Because we are interested in the online learning/evaluation software available, we also began working with ImageSim (https://imagesim.com/) an online competency-based learning system. These online POCUS modules test students’ abilities to correctly interpret hundreds of real cases – matching the clinical symptoms to their ultrasound findings. We hope to integrate these learning modules into our training programs.
What is the expected long-term impact of the project? How will this project improve MSF’s lifesaving work?
The project has impact in two main realms: field staff capacity building and improving patient care. We believe the two go hand in hand.
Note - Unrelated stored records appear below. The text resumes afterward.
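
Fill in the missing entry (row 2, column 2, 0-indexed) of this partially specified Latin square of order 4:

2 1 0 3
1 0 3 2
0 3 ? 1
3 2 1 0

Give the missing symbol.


Row 2 contains symbols [0, 1, 3] — missing [2].
Column 2 contains symbols [0, 1, 3] — missing [2].
The missing symbol must appear in both missing sets; intersection = [2].
Therefore the hidden value is 2.

Missing value = 2.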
In the long-term, we aspire to have POCUS well-integrated into many, if not most, MSF projects. The integration is key, to ensure staff use it appropriately, with good clinical skills and decision-making, to make more accurate more rapid diagnoses in the specific medical conditions where POCUS is most useful. The use of POCUS in resource-limited settings is still relatively new, meaning we may find it has the biggest impact in different patient scenarios than in Europe or Canada, for instance. In this way, MSF’s work in this realm is helping inform countless other POCUS educators worldwide.
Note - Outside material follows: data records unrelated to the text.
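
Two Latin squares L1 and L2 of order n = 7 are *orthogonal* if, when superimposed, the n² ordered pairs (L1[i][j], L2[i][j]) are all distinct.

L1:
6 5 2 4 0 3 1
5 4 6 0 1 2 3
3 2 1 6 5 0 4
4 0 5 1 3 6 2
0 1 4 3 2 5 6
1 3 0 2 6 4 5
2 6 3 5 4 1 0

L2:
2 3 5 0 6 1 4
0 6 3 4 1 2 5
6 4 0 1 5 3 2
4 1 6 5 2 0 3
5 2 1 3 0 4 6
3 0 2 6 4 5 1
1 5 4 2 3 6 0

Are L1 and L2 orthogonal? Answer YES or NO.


Form the n² = 49 superimposed pairs (L1[i][j], L2[i][j]), row by row (rows and columns indexed from 0):
row 0: (6,2) (5,3) (2,5) (4,0) (0,6) (3,1) (1,4)
row 1: (5,0) (4,6) (6,3) (0,4) (1,1) (2,2) (3,5)
row 2: (3,6) (2,4) (1,0) (6,1) (5,5) (0,3) (4,2)
row 3: (4,4) (0,1) (5,6) (1,5) (3,2) (6,0) (2,3)
row 4: (0,5) (1,2) (4,1) (3,3) (2,0) (5,4) (6,6)
row 5: (1,3) (3,0) (0,2) (2,6) (6,4) (4,5) (5,1)
row 6: (2,1) (6,5) (3,4) (5,2) (4,3) (1,6) (0,0)
Orthogonality requires all 49 pairs distinct.
Check by first coordinate: for each symbol s of L1, list the L2 entries in the n cells where L1 = s; they must all differ.
  L1 = 0: L2 entries (in reading order) 6, 4, 3, 1, 5, 2, 0 — all 7 distinct ✓
  L1 = 1: L2 entries (in reading order) 4, 1, 0, 5, 2, 3, 6 — all 7 distinct ✓
  L1 = 2: L2 entries (in reading order) 5, 2, 4, 3, 0, 6, 1 — all 7 distinct ✓
  L1 = 3: L2 entries (in reading order) 1, 5, 6, 2, 3, 0, 4 — all 7 distinct ✓
  L1 = 4: L2 entries (in reading order) 0, 6, 2, 4, 1, 5, 3 — all 7 distinct ✓
  L1 = 5: L2 entries (in reading order) 3, 0, 5, 6, 4, 1, 2 — all 7 distinct ✓
  L1 = 6: L2 entries (in reading order) 2, 3, 1, 0, 6, 4, 5 — all 7 distinct ✓
Every symbol of L1 meets every symbol of L2 exactly once, so all 49 pairs are distinct (49 of 49).
Conclusion: YES.

YES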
By focusing on training the national staff based in the countries where we work, they gain lifelong clinical skills with an important integrative technology. Empowering local leaders and facilitators gives them additional tools that allow them to transfer skills to others throughout their careers. This sustainable development that doesn’t rely on expat or ‘headquarter’ based specialists is key to transferring skills where they are most needed.
Having staff trained is one piece of the puzzle. The other is evaluating how POCUS impacts, and hopefully improves, patient care. To do this well, we evaluate in which situations POCUS is really a game-changer, and how the patients and staff feel about the use of POCUS during clinical care.
Our research projects, the coordination with the Telemedicine platform, and the continuous integration of novel POCUS technology will help long-term integration of POCUS into MSF projects to improve clinicians’ diagnostic abilities, and ultimately patient care.
At the end of the day, if both our clinicians and patients benefit, we’re on the right path.